BOSTON — Computed tomographic colonography using a fecal-tagging bowel preparation performed well, showing high sensitivity, specificity, and negative predictive value for polyps measuring 8 mm or more, Dr. Didier Bielen reported at an international symposium on virtual colonoscopy sponsored by Boston University.
Although patients prefer the noninvasive nature of computed tomographic colonography (CTC) as compared to optical colonoscopy, both procedures require purgative bowel preparation. But a nonlaxative preparation may be an adequate alternative that proves to yield good results.
In a study of 75 patients undergoing CTC because of family or personal history of colorectal carcinoma or suspicion of colonic pathology, a nonlaxative fecal-tagging bowel preparation allowed sufficient visualization of polyps measuring 8 mm or larger, said Dr. Bielen of University Hospital Gasthuisberg and Katholieke Universiteit Leuven, both in Leuven, Belgium.
The patients (mean age 61) consumed a low-fiber diet for 2 days before the exam. Fecal tagging was achieved with 100 mL water-soluble, iodinated contrast medium given the day prior to the exam. After the CTC was completed, additional bowel preparation was performed with 4–5 L of an electrolyte solution to allow for a same-day comparison to optical colonoscopy.

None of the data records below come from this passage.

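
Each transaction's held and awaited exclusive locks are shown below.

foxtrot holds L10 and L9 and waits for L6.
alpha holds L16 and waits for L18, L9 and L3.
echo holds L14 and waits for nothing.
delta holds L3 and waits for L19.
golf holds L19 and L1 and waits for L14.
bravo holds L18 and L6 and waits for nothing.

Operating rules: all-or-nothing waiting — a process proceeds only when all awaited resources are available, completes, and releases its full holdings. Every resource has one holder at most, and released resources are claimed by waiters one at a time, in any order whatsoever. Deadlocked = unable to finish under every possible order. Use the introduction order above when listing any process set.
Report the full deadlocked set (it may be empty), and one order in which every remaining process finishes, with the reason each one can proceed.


The deadlocked set is empty.
Key observation: the wait relation is loop-free; peeling off processes with no waits unwinds the whole state.
A valid finishing order for the others: echo, bravo, golf, delta, foxtrot, alpha.
Walking it through:
  run echo (it waits on nothing); releases L14
  run bravo (it waits on nothing); releases L18 and L6
  golf waits on L14 — all released -> runs and releases L19 and L1
  delta waits on L19 — all released -> runs and releases L3
  foxtrot waits on L6 — all released -> runs and releases L10 and L9
  alpha waits on L18, L9 and L3 — all released -> runs and releases L16


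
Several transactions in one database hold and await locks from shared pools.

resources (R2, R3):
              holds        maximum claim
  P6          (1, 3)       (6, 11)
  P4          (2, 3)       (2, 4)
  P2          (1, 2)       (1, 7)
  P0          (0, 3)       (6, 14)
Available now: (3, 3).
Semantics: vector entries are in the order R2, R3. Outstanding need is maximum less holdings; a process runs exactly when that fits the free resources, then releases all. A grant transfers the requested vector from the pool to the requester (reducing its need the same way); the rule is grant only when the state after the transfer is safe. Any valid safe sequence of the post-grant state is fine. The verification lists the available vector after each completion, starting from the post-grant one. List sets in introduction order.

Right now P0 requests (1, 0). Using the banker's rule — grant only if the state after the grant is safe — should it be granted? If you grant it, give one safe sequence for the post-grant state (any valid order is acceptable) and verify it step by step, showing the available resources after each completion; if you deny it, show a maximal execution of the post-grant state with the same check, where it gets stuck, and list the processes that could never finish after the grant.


GRANT: granting preserves safety; a valid post-grant sequence is P4, P2, P6, P0.
Key observation: (2, 3) free after granting still covers P4 first, and each release covers the next.
Step-by-step check of the post-grant state:
  pool = (2, 3)
  P4 needs (0, 1) <= (2, 3) -> finishes; pool += (2, 3) = (4, 6)
  P2 needs (0, 5) <= (4, 6) -> finishes; pool += (1, 2) = (5, 8)
  P6 needs (5, 8) <= (5, 8) -> finishes; pool += (1, 3) = (6, 11)
  P0 needs (5, 11) <= (6, 11) -> finishes; pool += (1, 3) = (7, 14)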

CTC detected 14 of 20 polyps measuring 6 mm or more in 12 patients and one tumor in another patient. Specifically, CTC detected three of eight polyps measuring 6–7 mm, four of five polyps that were 8–9 mm, all seven polyps measuring 10 mm or more, and the single tumor.
The sensitivity and specificity of CTC per patient for polyps measuring 6–9 mm were 50% and 98.6%, respectively. The negative predictive value for the same polyp size was 95.8%. For polyps of 10 mm or more, the sensitivity, specificity, and negative predictive value were 100%.
With the fecal-tagging preparation, residual fluid was present, but it covered less than 20% of the colonic surface and tagging was homogeneous in most patients. Residual stool was present in some patients, and although its tagging was insufficient in most cases, the stool could be easily recognized because it was floating in tagged fluid, Dr. Bielen reported.
Preliminary results from a screening population study also looked promising, reported Maj. Richard P. Moser III, MC, USA, of Walter Reed Army Medical Center in Washington. Subjects consume a low-fiber diet for 2 days, and stool tagging is achieved with 800 cc of 40% barium solution in six divided doses over the 2 days. Gastrografin (60 cc) is also given the night before the CTC. In the 50 subjects enrolled to date, 30 polyps measuring 6 mm or more have been identified, he said.
Deflation Maneuver Reduces Pain in Virtual Colonoscopy
Dr. Abraham H. Dachman described another innovation in virtual colonoscopy in a separate presentation at the meeting.
A deflation maneuver that lasts only 4 seconds can alleviate roughly 6 minutes of pain during virtual colonoscopy, he reported.
“This maneuver works for every patient and should now become routine,” said Dr. Dachman of the University of Chicago. “It makes virtual colonoscopy more tolerable and theoretically should reduce the risk of colonic perforation.”
Insufflation of the colon with carbon dioxide is necessary during virtual colonoscopy (VC) to allow adequate visualization, he said. But the resulting abdominal distension, required for the full duration of the 7- to 15-minute exam, causes pain, which is sometimes severe.
In his study of 38 patients, partial deflation between the supine and prone portions of the exam reduced perceived pain in all patients without compromising quality or significantly prolonging the duration of the procedure.
“We turn off the CO2 flow and disconnect the rectal tubing for about 4 seconds after completion of the supine scan. This deflates the rectum but not the colon,” he explained.
After the deflation maneuver, the patients' average visual analog pain scores dropped from 3.4 to 1.6 and the average colonic pressure dropped by 14 mm Hg. Patients then turned over, and the scanner was prepared and initialized for the prone scan. Reinflation to adequate colonic distension in the prone position took between 5 and 20 seconds.
Although the entire deflation maneuver prolonged the virtual colonoscopy procedure by only 15–30 seconds, it reduced pain for 6 minutes, said Dr. Dachman, adding that the improvement was so significant in all patients that he did not feel it was ethical to include a control group.
“Theoretically, this reduction in colonic pressure should also reduce the risk of colonic perforation, although we have not studied that,” he noted.